Beyond its speed advantage, the 6B pruned model also exhibits superior accuracy, as evidenced by its higher rating on the MMLU benchmark. With a rating of 72.5, it surpasses the 4B model’s rating of 70.0, indicating a greater understanding and capability across a broad range of language-related tasks.
This dual improvement in each speed and accuracy positions the 6B pruned model as a more robust and effective solution for applications requiring each rapid processing and high-quality results.
The pruned models were distilled on a pretraining dataset, so the model is a base variant. Having a base model, we only compared all of the models on base model benchmarks corresponding to MMLU. Practically using these models for reasoning tasks would require performing post-training on the models as well.
Start with pruning and knowledge distillation
Pruning and knowledge distillation are highly cost-effective methods to progressively shrink LLMs while matching or exceeding baseline accuracy across domains, they usually’re typically more data-efficient than either synthetic-data fine-tuning or full pretraining.

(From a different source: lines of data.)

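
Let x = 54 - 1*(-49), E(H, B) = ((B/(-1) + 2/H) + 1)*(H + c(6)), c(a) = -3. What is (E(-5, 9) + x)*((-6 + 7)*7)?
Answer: 5957/5 ≈ 1191.4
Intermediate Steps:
E(H, B) = (-3 + H)*(1 - B + 2/H) (E(H, B) = ((B/(-1) + 2/H) + 1)*(H - 3) = ((B*(-1) + 2/H) + 1)*(-3 + H) = ((-B + 2/H) + 1)*(-3 + H) = (1 - B + 2/H)*(-3 + H) = (-3 + H)*(1 - B + 2/H))
x = 103 (x = 54 + 49 = 103)
(E(-5, 9) + x)*((-6 + 7)*7) = ((-1 - 5 - 6/(-5) + 3*9 - 1*9*(-5)) + 103)*((-6 + 7)*7) = ((-1 - 5 - 6*(-⅕) + 27 + 45) + 103)*(1*7) = ((-1 - 5 + 6/5 + 27 + 45) + 103)*7 = (336/5 + 103)*7 = (851/5)*7 = 5957/5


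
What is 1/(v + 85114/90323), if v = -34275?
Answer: -90323/3095735711 ≈ -2.9177e-5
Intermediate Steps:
1/(v + 85114/90323) = 1/(-34275 + 85114/90323) = 1/(-3095735711/90323) = -90323/3095735711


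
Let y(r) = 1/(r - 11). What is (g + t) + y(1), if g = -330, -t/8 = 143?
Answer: -14741/10 ≈ -1474.1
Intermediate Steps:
t = -1144 (t = -8*143 = -1144)
y(r) = 1/(-11 + r)
(g + t) + y(1) = (-330 - 1144) + 1/(-11 + 1) = -1474 + 1/(-10) = -1474 - ⅒ = -14741/10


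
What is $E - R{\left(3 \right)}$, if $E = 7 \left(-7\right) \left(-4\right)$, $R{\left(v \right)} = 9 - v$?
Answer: $190$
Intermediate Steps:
$E = 196$ ($E = \left(-49\right) \left(-4\right) = 196$)
$E - R{\left(3 \right)} = 196 - \left(9 - 3\right) = 196 - 6 = 190$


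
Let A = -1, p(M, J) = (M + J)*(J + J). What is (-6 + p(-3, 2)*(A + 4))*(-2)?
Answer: 36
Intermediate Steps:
p(M, J) = 2*J*(J + M) (p(M, J) = (J + M)*(2*J) = 2*J*(J + M))
(-6 + p(-3, 2)*(A + 4))*(-2) = (-6 + (2*2*(2 - 3))*(-1 + 4))*(-2) = (-6 + (2*2*(-1))*3)*(-2) = (-6 - 4*3)*(-2) = (-6 - 12)*(-2) = -18*(-2) = 36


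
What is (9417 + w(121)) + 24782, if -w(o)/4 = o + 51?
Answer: 33511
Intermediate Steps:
w(o) = -204 - 4*o (w(o) = -4*(o + 51) = -4*(51 + o) = -204 - 4*o)
(9417 + w(121)) + 24782 = (9417 + (-204 - 4*121)) + 24782 = (9417 + (-204 - 484)) + 24782 = (9417 - 688) + 24782 = 8729 + 24782 = 33511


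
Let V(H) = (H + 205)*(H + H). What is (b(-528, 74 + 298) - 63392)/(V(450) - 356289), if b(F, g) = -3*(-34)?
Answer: -63290/233211 ≈ -0.27139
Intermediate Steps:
b(F, g) = 102
V(H) = 2*H*(205 + H) (V(H) = (205 + H)*(2*H) = 2*H*(205 + H))
(b(-528, 74 + 298) - 63392)/(V(450) - 356289) = (102 - 63392)/(2*450*(205 + 450) - 356289) = -63290/(2*450*655 - 356289) = -63290/(589500 - 356289) = -63290/233211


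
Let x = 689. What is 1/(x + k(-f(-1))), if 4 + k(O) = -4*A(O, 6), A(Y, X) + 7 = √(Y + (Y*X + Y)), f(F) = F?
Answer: 713/508241 + 8*√2/508241 ≈ 0.0014251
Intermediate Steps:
A(Y, X) = -7 + √(2*Y + X*Y) (A(Y, X) = -7 + √(Y + (Y*X + Y)) = -7 + √(Y + (X*Y + Y)) = -7 + √(Y + (Y + X*Y)) = -7 + √(2*Y + X*Y))
k(O) = 24 - 8*√2*√O (k(O) = -4 - 4*(-7 + √(O*(2 + 6))) = -4 - 4*(-7 + √(O*8)) = -4 - 4*(-7 + √(8*O)) = -4 - 4*(-7 + 2*√2*√O) = -4 + (28 - 8*√2*√O) = 24 - 8*√2*√O)
1/(x + k(-f(-1))) = 1/(689 + (24 - 8*√2*√(-1*(-1)))) = 1/(689 + (24 - 8*√2*√1)) = 1/(689 + (24 - 8*√2*1)) = 1/(689 + (24 - 8*√2)) = 1/(713 - 8*√2)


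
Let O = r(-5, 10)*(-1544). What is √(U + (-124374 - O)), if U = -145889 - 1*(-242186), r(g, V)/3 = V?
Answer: 3*√2027 ≈ 135.07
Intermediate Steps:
r(g, V) = 3*V
O = -46320 (O = (3*10)*(-1544) = 30*(-1544) = -46320)
U = 96297 (U = -145889 + 242186 = 96297)
√(U + (-124374 - O)) = √(96297 + (-124374 - 1*(-46320))) = √(96297 + (-124374 + 46320)) = √(96297 - 78054) = √18243 = 3*√2027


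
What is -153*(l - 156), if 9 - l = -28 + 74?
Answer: 29529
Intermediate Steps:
l = -37 (l = 9 - (-28 + 74) = 9 - 1*46 = 9 - 46 = -37)
-153*(l - 156) = -153*(-37 - 156) = -153*(-193) = 29529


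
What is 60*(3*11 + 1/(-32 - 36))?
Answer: 33645/17 ≈ 1979.1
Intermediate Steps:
60*(3*11 + 1/(-32 - 36)) = 60*(33 + 1/(-68)) = 60*(33 - 1/68) = 60*(2243/68) = 33645/17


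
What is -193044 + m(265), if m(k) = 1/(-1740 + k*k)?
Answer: -13220618339/68485 ≈ -1.9304e+5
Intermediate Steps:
m(k) = 1/(-1740 + k²)
-193044 + m(265) = -193044 + 1/(-1740 + 265²) = -193044 + 1/(-1740 + 70225) = -193044 + 1/68485 = -13220618339/68485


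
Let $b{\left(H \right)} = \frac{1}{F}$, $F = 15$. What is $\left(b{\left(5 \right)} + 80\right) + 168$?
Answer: $\frac{3721}{15} \approx 248.07$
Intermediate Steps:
$b{\left(H \right)} = \frac{1}{15}$
$\left(b{\left(5 \right)} + 80\right) + 168 = \left(\frac{1}{15} + 80\right) + 168 = \frac{1201}{15} + 168 = \frac{3721}{15}$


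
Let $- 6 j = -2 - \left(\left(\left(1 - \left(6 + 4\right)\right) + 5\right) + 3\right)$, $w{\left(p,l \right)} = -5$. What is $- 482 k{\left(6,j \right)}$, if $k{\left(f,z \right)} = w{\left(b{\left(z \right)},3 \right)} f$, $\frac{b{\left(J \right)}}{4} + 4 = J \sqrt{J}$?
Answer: $14460$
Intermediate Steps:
$b{\left(J \right)} = -16 + 4 J^{\frac{3}{2}}$ ($b{\left(J \right)} = -16 + 4 J \sqrt{J} = -16 + 4 J^{\frac{3}{2}}$)
$j = \frac{1}{6}$ ($j = - \frac{-2 - \left(\left(\left(1 - \left(6 + 4\right)\right) + 5\right) + 3\right)}{6} = - \frac{-2 - \left(\left(\left(1 - 10\right) + 5\right) + 3\right)}{6} = - \frac{-2 - \left(\left(-9 + 5\right) + 3\right)}{6} = - \frac{-2 - \left(-4 + 3\right)}{6} = - \frac{-2 - -1}{6} = - \frac{-2 + 1}{6} = \left(- \frac{1}{6}\right) \left(-1\right) = \frac{1}{6} \approx 0.16667$)
$k{\left(f,z \right)} = - 5 f$
$- 482 k{\left(6,j \right)} = - 482 \left(\left(-5\right) 6\right) = \left(-482\right) \left(-30\right) = 14460$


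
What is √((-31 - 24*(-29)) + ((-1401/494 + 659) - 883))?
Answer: √106927782/494 ≈ 20.932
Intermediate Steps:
√((-31 - 24*(-29)) + ((-1401/494 + 659) - 883)) = √((-31 + 696) + ((-1401*1/494 + 659) - 883)) = √(665 + ((-1401/494 + 659) - 883)) = √(665 + (324145/494 - 883)) = √(665 - 112057/494) = √(216453/494) = √106927782/494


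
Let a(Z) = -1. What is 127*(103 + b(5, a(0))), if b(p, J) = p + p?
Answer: 14351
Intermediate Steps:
b(p, J) = 2*p
127*(103 + b(5, a(0))) = 127*(103 + 2*5) = 127*(103 + 10) = 127*113 = 14351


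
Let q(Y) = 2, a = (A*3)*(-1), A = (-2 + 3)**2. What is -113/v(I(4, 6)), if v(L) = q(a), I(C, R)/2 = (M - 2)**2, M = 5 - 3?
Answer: -113/2 ≈ -56.500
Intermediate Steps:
M = 2
I(C, R) = 0 (I(C, R) = 2*(2 - 2)**2 = 2*0**2 = 2*0 = 0)
A = 1 (A = 1**2 = 1)
a = -3 (a = (1*3)*(-1) = 3*(-1) = -3)
v(L) = 2
-113/v(I(4, 6)) = -113/2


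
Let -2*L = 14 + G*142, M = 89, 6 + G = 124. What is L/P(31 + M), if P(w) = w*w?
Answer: -559/960 ≈ -0.58229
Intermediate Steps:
G = 118 (G = -6 + 124 = 118)
L = -8385 (L = -(14 + 118*142)/2 = -(14 + 16756)/2 = -½*16770 = -8385)
P(w) = w²
L/P(31 + M) = -8385/(31 + 89)² = -8385/(120²) = -8385/14400 = -8385*1/14400 = -559/960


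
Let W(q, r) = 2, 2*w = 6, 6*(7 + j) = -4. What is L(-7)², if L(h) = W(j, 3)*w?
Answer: 36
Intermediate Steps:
j = -23/3 (j = -7 + (⅙)*(-4) = -7 - ⅔ = -23/3 ≈ -7.6667)
w = 3 (w = (½)*6 = 3)
L(h) = 6 (L(h) = 2*3 = 6)
L(-7)² = 6² = 36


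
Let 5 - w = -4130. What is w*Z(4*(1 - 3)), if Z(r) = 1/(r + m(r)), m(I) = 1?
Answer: -4135/7 ≈ -590.71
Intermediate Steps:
w = 4135 (w = 5 - 1*(-4130) = 5 + 4130 = 4135)
Z(r) = 1/(1 + r) (Z(r) = 1/(r + 1) = 1/(1 + r))
w*Z(4*(1 - 3)) = 4135/(1 + 4*(1 - 3)) = 4135/(1 + 4*(-2)) = 4135/(1 - 8) = 4135/(-7) = 4135*(-⅐) = -4135/7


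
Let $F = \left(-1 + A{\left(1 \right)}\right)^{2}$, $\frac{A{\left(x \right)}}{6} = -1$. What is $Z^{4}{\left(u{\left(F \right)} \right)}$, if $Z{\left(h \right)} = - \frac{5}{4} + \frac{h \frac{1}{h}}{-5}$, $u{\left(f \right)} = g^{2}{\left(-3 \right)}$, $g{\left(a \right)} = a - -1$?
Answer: $\frac{707281}{160000} \approx 4.4205$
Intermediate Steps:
$A{\left(x \right)} = -6$ ($A{\left(x \right)} = 6 \left(-1\right) = -6$)
$g{\left(a \right)} = 1 + a$ ($g{\left(a \right)} = a + 1 = 1 + a$)
$F = 49$ ($F = \left(-1 - 6\right)^{2} = \left(-7\right)^{2} = 49$)
$u{\left(f \right)} = 4$ ($u{\left(f \right)} = \left(1 - 3\right)^{2} = \left(-2\right)^{2} = 4$)
$Z{\left(h \right)} = - \frac{29}{20}$ ($Z{\left(h \right)} = \left(-5\right) \frac{1}{4} + 1 \left(- \frac{1}{5}\right) = - \frac{5}{4} - \frac{1}{5} = - \frac{29}{20}$)
$Z^{4}{\left(u{\left(F \right)} \right)} = \left(- \frac{29}{20}\right)^{4} = \frac{707281}{160000}$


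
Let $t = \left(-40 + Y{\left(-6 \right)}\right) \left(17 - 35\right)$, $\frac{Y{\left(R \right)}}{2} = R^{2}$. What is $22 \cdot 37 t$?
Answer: $-468864$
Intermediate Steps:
$Y{\left(R \right)} = 2 R^{2}$
$t = -576$ ($t = \left(-40 + 2 \left(-6\right)^{2}\right) \left(17 - 35\right) = \left(-40 + 2 \cdot 36\right) \left(-18\right) = \left(-40 + 72\right) \left(-18\right) = 32 \left(-18\right) = -576$)
$22 \cdot 37 t = 22 \cdot 37 \left(-576\right) = 814 \left(-576\right) = -468864$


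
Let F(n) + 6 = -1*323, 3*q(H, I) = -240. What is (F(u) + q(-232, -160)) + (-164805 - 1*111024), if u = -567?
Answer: -276238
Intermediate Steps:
q(H, I) = -80 (q(H, I) = (⅓)*(-240) = -80)
F(n) = -329 (F(n) = -6 - 1*323 = -6 - 323 = -329)
(F(u) + q(-232, -160)) + (-164805 - 1*111024) = (-329 - 80) + (-164805 - 1*111024) = -409 + (-164805 - 111024) = -409 - 275829 = -276238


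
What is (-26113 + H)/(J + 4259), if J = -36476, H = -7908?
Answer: 34021/32217 ≈ 1.0560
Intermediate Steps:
(-26113 + H)/(J + 4259) = (-26113 - 7908)/(-36476 + 4259) = -34021/(-32217) = -34021*(-1/32217) = 34021/32217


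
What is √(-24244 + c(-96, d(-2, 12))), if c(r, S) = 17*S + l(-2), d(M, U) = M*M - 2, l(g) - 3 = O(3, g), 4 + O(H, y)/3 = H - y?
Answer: 2*I*√6051 ≈ 155.58*I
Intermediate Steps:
O(H, y) = -12 - 3*y + 3*H (O(H, y) = -12 + 3*(H - y) = -12 + (-3*y + 3*H) = -12 - 3*y + 3*H)
l(g) = -3*g (l(g) = 3 + (-12 - 3*g + 3*3) = 3 + (-12 - 3*g + 9) = 3 + (-3 - 3*g) = -3*g)
d(M, U) = -2 + M² (d(M, U) = M² - 2 = -2 + M²)
c(r, S) = 6 + 17*S (c(r, S) = 17*S - 3*(-2) = 17*S + 6 = 6 + 17*S)
√(-24244 + c(-96, d(-2, 12))) = √(-24244 + (6 + 17*(-2 + (-2)²))) = √(-24244 + (6 + 17*(-2 + 4))) = √(-24244 + (6 + 17*2)) = √(-24244 + (6 + 34)) = √(-24244 + 40) = √(-24204) = 2*I*√6051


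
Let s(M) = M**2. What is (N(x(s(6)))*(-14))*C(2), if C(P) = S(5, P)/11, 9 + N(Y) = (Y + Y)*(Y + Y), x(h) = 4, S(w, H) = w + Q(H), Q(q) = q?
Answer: -490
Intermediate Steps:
S(w, H) = H + w (S(w, H) = w + H = H + w)
N(Y) = -9 + 4*Y**2 (N(Y) = -9 + (Y + Y)*(Y + Y) = -9 + (2*Y)*(2*Y) = -9 + 4*Y**2)
C(P) = 5/11 + P/11 (C(P) = (P + 5)/11 = (5 + P)*(1/11) = 5/11 + P/11)
(N(x(s(6)))*(-14))*C(2) = ((-9 + 4*4**2)*(-14))*(5/11 + (1/11)*2) = ((-9 + 4*16)*(-14))*(5/11 + 2/11) = ((-9 + 64)*(-14))*(7/11) = (55*(-14))*(7/11) = -770*7/11 = -490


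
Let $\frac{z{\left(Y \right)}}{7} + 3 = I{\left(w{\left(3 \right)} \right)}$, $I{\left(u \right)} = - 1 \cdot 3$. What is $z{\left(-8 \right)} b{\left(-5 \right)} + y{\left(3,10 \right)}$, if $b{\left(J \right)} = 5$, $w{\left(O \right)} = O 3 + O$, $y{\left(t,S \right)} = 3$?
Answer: $-207$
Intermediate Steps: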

Able to start? Take a look at the Qwen3 8B Pruning and Distillation with NeMo 2.0 Framework notebook. Visit the NVIDIA/TensorRT-Model-Optimizer GitHub repo to learn more about pruning and distillation. For more details about model optimization techniques using TensorRT Model Optimizer, see related posts on post-training quantization, quantization-aware training, and speculative decoding.